This post is part of a weekly series about designing your life.
I’ve been thinking a great deal about telling the truth.
Over the past week, a couple of conversations with students have highlighted how tough this issue can be for kids. Imagine a student who falls behind with her school work and misses an assignment. She feels terrible about this but is unable to find time to make up the work given everything else she is doing at, and outside of, school. Time passes and she begins to believe that it’s simply not possible to complete this task. Her guilt increases until it shows up as full-blown shame and she can’t fathom having a conversation with this teacher about the missing work… or anything else. She begins to participate less frequently in class. She avoids her teacher in the hall.
As a teacher and Counselor, I can say that I am often not even aware when a student is missing an assignment. I am keeping a minimum of one thousand balls up in the air at any one moment so I’m never particularly worried about one student’s missing assignment.

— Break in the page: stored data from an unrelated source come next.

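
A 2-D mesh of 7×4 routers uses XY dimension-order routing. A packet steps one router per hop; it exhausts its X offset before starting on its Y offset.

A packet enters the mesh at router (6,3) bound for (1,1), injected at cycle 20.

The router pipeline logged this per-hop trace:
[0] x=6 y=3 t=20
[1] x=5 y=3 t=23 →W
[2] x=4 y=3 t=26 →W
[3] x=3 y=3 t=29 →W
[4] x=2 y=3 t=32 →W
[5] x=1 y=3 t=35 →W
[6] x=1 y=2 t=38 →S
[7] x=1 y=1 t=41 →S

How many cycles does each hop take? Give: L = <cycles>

Δcyc across hop 0→1: 23 − 20 = 3.
That increment is L by definition: L = 3.

L = 3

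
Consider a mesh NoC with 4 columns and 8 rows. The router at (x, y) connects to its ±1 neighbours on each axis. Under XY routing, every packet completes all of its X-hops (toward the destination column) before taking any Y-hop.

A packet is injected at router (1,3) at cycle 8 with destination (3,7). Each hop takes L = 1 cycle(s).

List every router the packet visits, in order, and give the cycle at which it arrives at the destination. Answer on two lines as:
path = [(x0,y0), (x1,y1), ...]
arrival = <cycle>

hop 0: (1,3) @ cyc 8
hop 1: (2,3) @ cyc 9  [E]
hop 2: (3,3) @ cyc 10  [E]
hop 3: (3,4) @ cyc 11  [N]
hop 4: (3,5) @ cyc 12  [N]
hop 5: (3,6) @ cyc 13  [N]
hop 6: (3,7) @ cyc 14  [N]

path = [(1,3), (2,3), (3,3), (3,4), (3,5), (3,6), (3,7)]
arrival = 14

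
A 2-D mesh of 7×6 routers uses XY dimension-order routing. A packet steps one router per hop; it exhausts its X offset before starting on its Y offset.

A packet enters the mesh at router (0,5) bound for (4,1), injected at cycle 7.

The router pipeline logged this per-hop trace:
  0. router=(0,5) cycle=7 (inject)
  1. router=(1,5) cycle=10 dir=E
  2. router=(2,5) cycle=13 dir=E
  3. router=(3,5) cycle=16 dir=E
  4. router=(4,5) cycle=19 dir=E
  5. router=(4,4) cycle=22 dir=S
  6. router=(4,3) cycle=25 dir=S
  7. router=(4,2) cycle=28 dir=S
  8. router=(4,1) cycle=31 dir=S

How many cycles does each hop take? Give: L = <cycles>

L = 3

Between hops 0 and 1 the cycle counter advances 10 − 7 = 3.
Each hop adds L, hence L = 3.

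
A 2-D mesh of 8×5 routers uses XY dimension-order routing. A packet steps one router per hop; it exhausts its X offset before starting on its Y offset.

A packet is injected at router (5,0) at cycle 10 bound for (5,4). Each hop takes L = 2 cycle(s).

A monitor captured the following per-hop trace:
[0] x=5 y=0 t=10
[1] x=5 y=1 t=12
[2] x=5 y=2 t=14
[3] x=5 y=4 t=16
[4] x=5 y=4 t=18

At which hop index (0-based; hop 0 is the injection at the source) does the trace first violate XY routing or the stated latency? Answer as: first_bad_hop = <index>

first_bad_hop = 3

check 1→ d=(0,1) cyc+2: ok
check 2→ d=(0,1) cyc+2: ok
check 3→ d=(0,2) cyc+2: BAD: non-unit step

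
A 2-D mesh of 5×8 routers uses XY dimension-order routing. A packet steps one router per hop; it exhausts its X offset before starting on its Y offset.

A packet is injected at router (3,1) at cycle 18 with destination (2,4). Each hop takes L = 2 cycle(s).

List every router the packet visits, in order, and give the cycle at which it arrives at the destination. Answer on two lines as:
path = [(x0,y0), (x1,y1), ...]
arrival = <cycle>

path = [(3,1), (2,1), (2,2), (2,3), (2,4)]
arrival = 26

t=18: at (3,1)
t=20: at (2,1) after W
t=22: at (2,2) after N
t=24: at (2,3) after N
t=26: at (2,4) after N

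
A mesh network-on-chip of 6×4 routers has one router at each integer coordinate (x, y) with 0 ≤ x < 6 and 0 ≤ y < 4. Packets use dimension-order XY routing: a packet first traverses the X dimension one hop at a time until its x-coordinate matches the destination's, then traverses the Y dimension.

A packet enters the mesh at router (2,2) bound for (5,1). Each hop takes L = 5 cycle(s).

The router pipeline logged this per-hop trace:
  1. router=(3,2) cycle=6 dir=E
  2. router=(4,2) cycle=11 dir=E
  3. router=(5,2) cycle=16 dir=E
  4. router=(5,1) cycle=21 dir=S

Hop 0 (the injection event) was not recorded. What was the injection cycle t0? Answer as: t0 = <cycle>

t0 = 1

cyc[1] = 6 and cyc[k] = t0 + k·L for every k.
Therefore t0 = 6 − L = 1.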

But she doesn’t know that. She believes that she has let me down. The feeling of being out of control starts to leak into other classes and activities. She sees herself as a failure.
Perhaps, in the past, when a teacher asked her about a missing assignment, the student’s shame was so great that she believed her only option was to tell a lie:
“It’s at home. I’ll bring it tomorrow.”
“Oh. I thought I already handed it in.”
Yuck. We’ve all done it but it doesn’t feel good for anyone involved.

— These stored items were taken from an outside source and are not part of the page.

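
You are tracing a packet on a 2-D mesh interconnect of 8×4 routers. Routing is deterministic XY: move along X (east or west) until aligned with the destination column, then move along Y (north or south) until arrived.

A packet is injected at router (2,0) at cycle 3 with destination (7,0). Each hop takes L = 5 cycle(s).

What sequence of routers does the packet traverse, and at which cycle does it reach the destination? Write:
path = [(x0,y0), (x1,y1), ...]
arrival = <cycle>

hop 0: (2,0) @ cyc 3
hop 1: (3,0) @ cyc 8  [E]
hop 2: (4,0) @ cyc 13  [E]
hop 3: (5,0) @ cyc 18  [E]
hop 4: (6,0) @ cyc 23  [E]
hop 5: (7,0) @ cyc 28  [E]

path = [(2,0), (3,0), (4,0), (5,0), (6,0), (7,0)]
arrival = 28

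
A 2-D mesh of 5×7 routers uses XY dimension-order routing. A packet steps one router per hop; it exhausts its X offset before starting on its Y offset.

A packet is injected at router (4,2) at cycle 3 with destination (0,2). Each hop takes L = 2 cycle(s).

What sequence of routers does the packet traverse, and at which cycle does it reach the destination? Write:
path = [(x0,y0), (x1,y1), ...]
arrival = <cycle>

t=3: at (4,2)
t=5: at (3,2) after W
t=7: at (2,2) after W
t=9: at (1,2) after W
t=11: at (0,2) after W

path = [(4,2), (3,2), (2,2), (1,2), (0,2)]
arrival = 11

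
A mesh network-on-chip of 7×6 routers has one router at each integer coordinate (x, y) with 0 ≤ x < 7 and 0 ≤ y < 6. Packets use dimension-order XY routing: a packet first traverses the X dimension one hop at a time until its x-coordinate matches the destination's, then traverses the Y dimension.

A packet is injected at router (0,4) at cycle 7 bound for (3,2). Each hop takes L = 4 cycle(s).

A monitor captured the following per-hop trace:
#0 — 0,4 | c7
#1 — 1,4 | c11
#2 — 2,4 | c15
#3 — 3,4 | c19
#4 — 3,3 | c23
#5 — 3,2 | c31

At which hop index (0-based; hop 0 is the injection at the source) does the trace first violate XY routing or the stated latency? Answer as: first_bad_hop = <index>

check 1→ d=(1,0) cyc+4: ok
check 2→ d=(1,0) cyc+4: ok
check 3→ d=(1,0) cyc+4: ok
check 4→ d=(0,-1) cyc+4: ok
check 5→ d=(0,-1) cyc+8: BAD: Δcyc=8≠L

first_bad_hop = 5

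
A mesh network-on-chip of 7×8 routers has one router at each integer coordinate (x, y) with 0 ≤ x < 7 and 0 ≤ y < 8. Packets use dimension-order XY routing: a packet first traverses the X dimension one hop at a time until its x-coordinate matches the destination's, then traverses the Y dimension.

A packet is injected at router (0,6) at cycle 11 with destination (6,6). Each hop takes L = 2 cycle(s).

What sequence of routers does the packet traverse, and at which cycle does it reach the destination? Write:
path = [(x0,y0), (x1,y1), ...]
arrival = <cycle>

hop 0: (0,6) @ cyc 11
hop 1: (1,6) @ cyc 13  [E]
hop 2: (2,6) @ cyc 15  [E]
hop 3: (3,6) @ cyc 17  [E]
hop 4: (4,6) @ cyc 19  [E]
hop 5: (5,6) @ cyc 21  [E]
hop 6: (6,6) @ cyc 23  [E]

path = [(0,6), (1,6), (2,6), (3,6), (4,6), (5,6), (6,6)]
arrival = 23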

Teachers are pretty bright people as a rule. We tend to know when someone is lying to us. And because we are human beings, being lied to makes us less generous and forgiving. When we sense or know that a student is not telling the truth, we are less likely to suggest, or grant a request for, an extension.
You know what teachers like? We really dig the truth.

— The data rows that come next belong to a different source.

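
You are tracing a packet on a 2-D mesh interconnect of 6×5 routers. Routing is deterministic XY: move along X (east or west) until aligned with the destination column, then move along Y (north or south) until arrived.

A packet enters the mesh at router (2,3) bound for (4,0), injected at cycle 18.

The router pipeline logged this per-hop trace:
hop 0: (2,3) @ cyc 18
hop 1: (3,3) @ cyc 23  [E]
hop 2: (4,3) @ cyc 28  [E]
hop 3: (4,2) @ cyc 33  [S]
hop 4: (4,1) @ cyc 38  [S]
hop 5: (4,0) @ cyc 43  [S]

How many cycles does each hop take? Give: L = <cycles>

From hop 0 (18) to hop 1 (23): +5 cycles.
Each hop adds L, hence L = 5.

L = 5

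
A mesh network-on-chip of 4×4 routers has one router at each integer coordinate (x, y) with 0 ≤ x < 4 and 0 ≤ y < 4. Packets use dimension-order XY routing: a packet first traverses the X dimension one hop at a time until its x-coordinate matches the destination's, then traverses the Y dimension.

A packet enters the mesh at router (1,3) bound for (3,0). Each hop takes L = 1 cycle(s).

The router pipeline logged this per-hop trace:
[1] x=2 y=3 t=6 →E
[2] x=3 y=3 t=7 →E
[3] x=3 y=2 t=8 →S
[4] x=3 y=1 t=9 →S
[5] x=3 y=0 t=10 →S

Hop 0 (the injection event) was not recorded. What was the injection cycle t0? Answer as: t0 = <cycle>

t0 = 5

cyc[1] = 6 and cyc[k] = t0 + k·L for every k.
Therefore t0 = 6 − L = 5.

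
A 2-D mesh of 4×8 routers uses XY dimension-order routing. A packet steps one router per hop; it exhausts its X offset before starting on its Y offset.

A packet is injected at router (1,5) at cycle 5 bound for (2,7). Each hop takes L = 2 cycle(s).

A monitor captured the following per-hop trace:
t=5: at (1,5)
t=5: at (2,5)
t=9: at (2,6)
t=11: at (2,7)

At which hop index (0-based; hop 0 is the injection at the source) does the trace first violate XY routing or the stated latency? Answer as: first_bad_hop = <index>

first_bad_hop = 1

[1] (+1,+0) / 0c ⇒ BAD: Δcyc=0≠L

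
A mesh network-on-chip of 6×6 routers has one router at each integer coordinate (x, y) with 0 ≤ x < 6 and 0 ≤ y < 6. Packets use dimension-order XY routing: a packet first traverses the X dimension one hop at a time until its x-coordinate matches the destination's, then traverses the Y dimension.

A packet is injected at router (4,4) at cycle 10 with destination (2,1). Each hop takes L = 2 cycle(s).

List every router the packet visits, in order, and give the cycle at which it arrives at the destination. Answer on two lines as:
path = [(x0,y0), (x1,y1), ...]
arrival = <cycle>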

“I’m so sorry. I don’t really have an excuse.”
“I’ve been overwhelmed and I didn’t get this done and I’ve been avoiding it like crazy.”
“If you would be willing to give me an extension, I will hand it in on Monday.”
“School is kind of freaking me out right now.”
“I didn’t mean to let you down.”
“Could I start meeting with you at break to get some extra help in your course?”
“Actually, I think I need some help with getting myself organized.”
There is nothing, not one single thing that I have encountered, that works with teachers and other human creatures one hundred per cent of the time but telling the truth is the best strategy I’ve found for living a good life.
The truth makes most of us gentler and more understanding. We see the truth-teller as a person trying to do the right thing and we are motivated to help them reach their goal. When someone is honest with me, I experience that as respect for me and for our relationship. The truth always makes me pay attention.
Truth splits hard things wide open like a coconut.
Truth makes it impossible to stay hidden in your dark corner because the space you’ve been hiding is going to be lit up like a Christmas tree.
So I’ve been thinking about the importance of telling the truth and about kids and not only kids because adults definitely have some challenges where truth is concerned and DP and I were walking home from school on Monday and I said, “I think we need to start teaching high school students how to tell the truth.” And because he is also a Counselor, he did not tell me I was crazy and we chatted about what that might look like.
Then, in the fascinating way that these things unfold, I checked Facebook and found that Elizabeth Gilbert had written a gorgeous and piece about truth. You can read it here.
The whole world is conspiring to help us tell the hard, true things that need to be said.